The defendants in the civil suit, filed in the U.S. District Court for the District of Maryland, are the Singapore-based corporations Grace Ocean Private Limited, which owned the Dali, and Synergy Marine Private Limited, the Dali’s operator.
Representatives for the companies did not respond to requests for comment.
The bridge collapse resulted in the death of six road workers and impeded operations in the Port of Baltimore until the U.S. Army Corps of Engineers and U.S. Navy Supervisor of Salvage and Diving completed the cleanup in June.
“The Justice Department is committed to ensuring accountability for those responsible for the destruction of the Francis Scott Key Bridge, which resulted in the tragic deaths of six people and disrupted our country’s transportation and defense infrastructure,” Attorney General Merrick Garland said in a statement.
This suit from the DOJ is a response to Grace Ocean and Synergy’s petition to the court in April “for exoneration from or limitation of liability” for damages resulting from the collision. In that claim, the companies asked that their liability be limited to $43.67 million for the damage to the ship and its cargo.

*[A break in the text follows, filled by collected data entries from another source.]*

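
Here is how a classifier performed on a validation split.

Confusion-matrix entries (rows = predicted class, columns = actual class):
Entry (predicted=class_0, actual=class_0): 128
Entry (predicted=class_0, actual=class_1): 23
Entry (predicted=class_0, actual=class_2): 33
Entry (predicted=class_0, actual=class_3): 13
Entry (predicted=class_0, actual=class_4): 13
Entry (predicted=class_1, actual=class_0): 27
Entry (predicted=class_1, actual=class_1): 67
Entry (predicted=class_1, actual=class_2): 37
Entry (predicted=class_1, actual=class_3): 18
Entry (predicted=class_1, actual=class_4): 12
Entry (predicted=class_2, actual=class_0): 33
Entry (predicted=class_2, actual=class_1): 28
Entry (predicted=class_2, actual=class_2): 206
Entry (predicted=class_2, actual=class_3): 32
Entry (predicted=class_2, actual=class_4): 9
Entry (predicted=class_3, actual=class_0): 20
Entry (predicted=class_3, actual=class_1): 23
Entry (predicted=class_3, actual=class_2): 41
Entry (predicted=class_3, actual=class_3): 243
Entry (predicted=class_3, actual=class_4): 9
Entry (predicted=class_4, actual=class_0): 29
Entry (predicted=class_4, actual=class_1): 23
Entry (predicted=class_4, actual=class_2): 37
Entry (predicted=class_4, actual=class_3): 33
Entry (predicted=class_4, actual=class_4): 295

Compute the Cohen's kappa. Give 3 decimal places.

0.562

Observed agreement pₒ = trace/N = 939/1432 = 0.6557
Expected agreement pₑ = Σ (rowᵢ·colᵢ)/N² = (237·210 + 164·161 + 354·308 + 339·336 + 338·417)/1432² = 0.2146
κ = (pₒ − pₑ)/(1 − pₑ) = (0.6557 − 0.2146)/(1 − 0.2146) = 0.562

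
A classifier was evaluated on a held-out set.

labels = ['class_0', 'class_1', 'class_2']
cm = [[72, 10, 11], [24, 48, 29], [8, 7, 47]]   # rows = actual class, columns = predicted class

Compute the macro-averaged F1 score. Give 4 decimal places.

0.6467

Per-class F1 score (2·TP/(2·TP+FP+FN)):
  class_0: TP=72, FP=24+8=32, FN=10+11=21 → 144/197 = 0.73096
  class_1: TP=48, FP=10+7=17, FN=24+29=53 → 96/166 = 0.57831
  class_2: TP=47, FP=11+29=40, FN=8+7=15 → 94/149 = 0.63087
Macro-F1 score = mean = (0.73096 + 0.57831 + 0.63087) / 3 = 0.6467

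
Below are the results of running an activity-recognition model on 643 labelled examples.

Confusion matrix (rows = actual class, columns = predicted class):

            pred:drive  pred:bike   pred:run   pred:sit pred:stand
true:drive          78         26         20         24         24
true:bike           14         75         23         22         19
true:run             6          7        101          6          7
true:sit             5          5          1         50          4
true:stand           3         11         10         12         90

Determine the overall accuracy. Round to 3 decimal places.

0.613

Accuracy = trace / total = (78+75+101+50+90=394) / 643 = 394/643 = 0.613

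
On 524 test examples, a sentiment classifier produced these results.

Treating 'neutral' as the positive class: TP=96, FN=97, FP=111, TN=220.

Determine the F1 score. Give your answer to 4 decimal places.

Precision = TP/(TP+FP) = 96/207 = 0.4638
Recall = TP/(TP+FN) = 96/193 = 0.4974
F1 = 2·TP/(2·TP+FP+FN) = 192/400 = 0.4800

0.4800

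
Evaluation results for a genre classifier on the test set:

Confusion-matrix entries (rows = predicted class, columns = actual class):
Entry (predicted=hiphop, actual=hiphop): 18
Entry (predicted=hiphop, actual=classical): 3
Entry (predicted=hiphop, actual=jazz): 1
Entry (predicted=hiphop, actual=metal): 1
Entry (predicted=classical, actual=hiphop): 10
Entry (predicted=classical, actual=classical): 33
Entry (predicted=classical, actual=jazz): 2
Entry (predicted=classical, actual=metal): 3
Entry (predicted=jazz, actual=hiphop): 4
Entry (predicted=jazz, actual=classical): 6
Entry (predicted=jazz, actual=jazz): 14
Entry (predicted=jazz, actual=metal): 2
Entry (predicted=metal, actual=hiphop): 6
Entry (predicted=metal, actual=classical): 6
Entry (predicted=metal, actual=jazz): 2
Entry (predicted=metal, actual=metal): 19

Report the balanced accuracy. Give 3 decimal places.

0.665

Balanced accuracy = mean of per-class recall.
  hiphop: recall = 18/38 = 0.4737
  classical: recall = 33/48 = 0.6875
  jazz: recall = 14/19 = 0.7368
  metal: recall = 19/25 = 0.7600
Mean = (0.4737 + 0.6875 + 0.7368 + 0.7600) / 4 = 0.665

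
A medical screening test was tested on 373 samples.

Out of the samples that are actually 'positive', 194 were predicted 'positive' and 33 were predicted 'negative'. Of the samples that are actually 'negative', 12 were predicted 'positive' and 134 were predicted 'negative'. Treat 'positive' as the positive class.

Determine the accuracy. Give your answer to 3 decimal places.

Accuracy = (TP+TN)/N = (194+134)/373 = 0.879

0.879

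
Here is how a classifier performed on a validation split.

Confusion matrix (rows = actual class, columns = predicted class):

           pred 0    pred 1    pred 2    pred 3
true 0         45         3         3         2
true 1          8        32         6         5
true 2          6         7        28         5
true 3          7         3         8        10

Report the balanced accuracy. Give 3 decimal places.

0.611

Balanced accuracy = mean of per-class recall.
  0: recall = 45/53 = 0.8491
  1: recall = 32/51 = 0.6275
  2: recall = 28/46 = 0.6087
  3: recall = 10/28 = 0.3571
Mean = (0.8491 + 0.6275 + 0.6087 + 0.3571) / 4 = 0.611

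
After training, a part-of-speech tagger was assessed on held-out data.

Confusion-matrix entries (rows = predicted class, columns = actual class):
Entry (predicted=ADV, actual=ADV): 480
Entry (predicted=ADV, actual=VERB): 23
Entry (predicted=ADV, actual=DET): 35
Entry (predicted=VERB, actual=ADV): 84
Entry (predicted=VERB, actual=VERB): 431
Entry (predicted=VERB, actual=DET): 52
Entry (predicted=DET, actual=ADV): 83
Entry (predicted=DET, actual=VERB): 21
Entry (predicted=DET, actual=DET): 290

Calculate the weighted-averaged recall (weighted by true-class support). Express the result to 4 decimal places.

0.8012

Per-class recall (TP/(TP+FN)):
  ADV: TP=480, FN=84+83=167 → 480/647 = 0.74189
  VERB: TP=431, FN=23+21=44 → 431/475 = 0.90737
  DET: TP=290, FN=35+52=87 → 290/377 = 0.76923
Weighted-recall = Σ (supportᵢ/N)·recallᵢ with N=1499: (647/1499)·0.74189 + (475/1499)·0.90737 + (377/1499)·0.76923 = 0.8012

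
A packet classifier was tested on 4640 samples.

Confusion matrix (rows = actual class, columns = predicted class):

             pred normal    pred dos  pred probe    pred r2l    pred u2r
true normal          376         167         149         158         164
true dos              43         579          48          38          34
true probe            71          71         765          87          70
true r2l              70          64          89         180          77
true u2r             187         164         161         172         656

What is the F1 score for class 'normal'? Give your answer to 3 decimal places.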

In the 53-page filing Wednesday, the DOJ detailed a litany of mechanical and electrical flaws in the Dali that led to collision with the bridge. The suit alleges that Grace Ocean and Synergy were aware of these issues and that Dali’s crew mishandled the ship’s approach to the bridge after two power outages occured in the early hours of March 26.

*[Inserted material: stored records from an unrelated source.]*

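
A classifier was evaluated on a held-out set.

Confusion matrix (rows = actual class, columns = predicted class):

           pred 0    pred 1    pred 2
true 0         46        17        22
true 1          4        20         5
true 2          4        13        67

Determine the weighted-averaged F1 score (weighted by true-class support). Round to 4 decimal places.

0.6777

Per-class F1 score (2·TP/(2·TP+FP+FN)):
  0: TP=46, FP=4+4=8, FN=17+22=39 → 92/139 = 0.66187
  1: TP=20, FP=17+13=30, FN=4+5=9 → 40/79 = 0.50633
  2: TP=67, FP=22+5=27, FN=4+13=17 → 134/178 = 0.75281
Weighted-F1 score = Σ (supportᵢ/N)·F1 scoreᵢ with N=198: (85/198)·0.66187 + (29/198)·0.50633 + (84/198)·0.75281 = 0.6777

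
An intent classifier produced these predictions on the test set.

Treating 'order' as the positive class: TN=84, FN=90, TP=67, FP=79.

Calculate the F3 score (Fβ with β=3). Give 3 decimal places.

0.430

Fβ = (1+β²)·TP / ((1+β²)·TP + β²·FN + FP), with β²=9
= 10·67 / (10·67 + 9·90 + 79) = 0.430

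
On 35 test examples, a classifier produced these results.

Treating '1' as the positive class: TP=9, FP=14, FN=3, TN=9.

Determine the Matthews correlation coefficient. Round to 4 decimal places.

MCC = (TP·TN − FP·FN) / √((TP+FP)(TP+FN)(TN+FP)(TN+FN))
Numerator = 9·9 − 14·3 = 39
Denominator = √(23·12·23·12) = √76176 = 276.0000
MCC = 39 / 276.0000 = 0.1413

0.1413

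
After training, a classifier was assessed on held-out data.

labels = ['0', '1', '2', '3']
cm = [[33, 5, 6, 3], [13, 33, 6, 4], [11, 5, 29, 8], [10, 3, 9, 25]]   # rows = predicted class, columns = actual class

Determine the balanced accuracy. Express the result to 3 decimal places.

Balanced accuracy = mean of per-class recall.
  0: recall = 33/67 = 0.4925
  1: recall = 33/46 = 0.7174
  2: recall = 29/50 = 0.5800
  3: recall = 25/40 = 0.6250
Mean = (0.4925 + 0.7174 + 0.5800 + 0.6250) / 4 = 0.604

0.604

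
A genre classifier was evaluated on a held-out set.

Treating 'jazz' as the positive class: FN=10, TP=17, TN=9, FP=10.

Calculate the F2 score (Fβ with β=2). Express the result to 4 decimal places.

0.6296

Fβ = (1+β²)·TP / ((1+β²)·TP + β²·FN + FP), with β²=4
= 5·17 / (5·17 + 4·10 + 10) = 0.6296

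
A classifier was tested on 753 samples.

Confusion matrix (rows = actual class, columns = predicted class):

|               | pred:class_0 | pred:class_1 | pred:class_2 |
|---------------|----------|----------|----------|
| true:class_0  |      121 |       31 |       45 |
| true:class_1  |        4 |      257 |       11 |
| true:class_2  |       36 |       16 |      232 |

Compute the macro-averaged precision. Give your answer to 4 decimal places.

Per-class precision (TP/(TP+FP)):
  class_0: TP=121, FP=4+36=40 → 121/161 = 0.75155
  class_1: TP=257, FP=31+16=47 → 257/304 = 0.84539
  class_2: TP=232, FP=45+11=56 → 232/288 = 0.80556
Macro-precision = mean = (0.75155 + 0.84539 + 0.80556) / 3 = 0.8008

0.8008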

“This was an entirely avoidable catastrophe, resulting from a series of eminently foreseeable errors made by the owner and operator of the Dali,” Principal Deputy Assistant Attorney General Brian Boynton said in a statement.
On Tuesday, families of the victims of the bridge collapse announced at a press conference they will be filing their own legal claim to hold the owner of the Dali liable. The six men were immigrant workers from Latin America and their deaths contributed to a national conversation about the rights of immigrants in the United States, who often perform essential labor.
Gustavo Torres, executive director of CASA de Maryland, an immigrant advocacy organization, spoke at the press conference in support of the victims and their families.
Torres accused Grace Ocean of trying to “wash their hands of responsibility for these lives lost.”
Carmen Luna, whose husband Miguel Luna was killed in the collapse, said she’s seeking justice not just for her family but for the families of all immigrant workers.
“Real justice means no son has to miss their father. No wife has to navigate this world alone. And no grandchild has to know their grandfather through a distant picture,” said Luna through a translator.
The rebuild of the Key Bridge is expected to begin in 2025 and be completed in 2028.
In April, Maryland lawmakers introduced the Baltimore BRIDGE Relief Act in Congress, asking the federal government to cover the cost of rebuilding. The measure is sitting in committees in both the House and Senate, with no movement in the past five months.
Sen. Ben Cardin, D-Maryland, told reporters Tuesday that the state’s lawmakers are hoping to include authorization for federal funds for the bridge in a stopgap spending bill still being negotiated on Capitol Hill.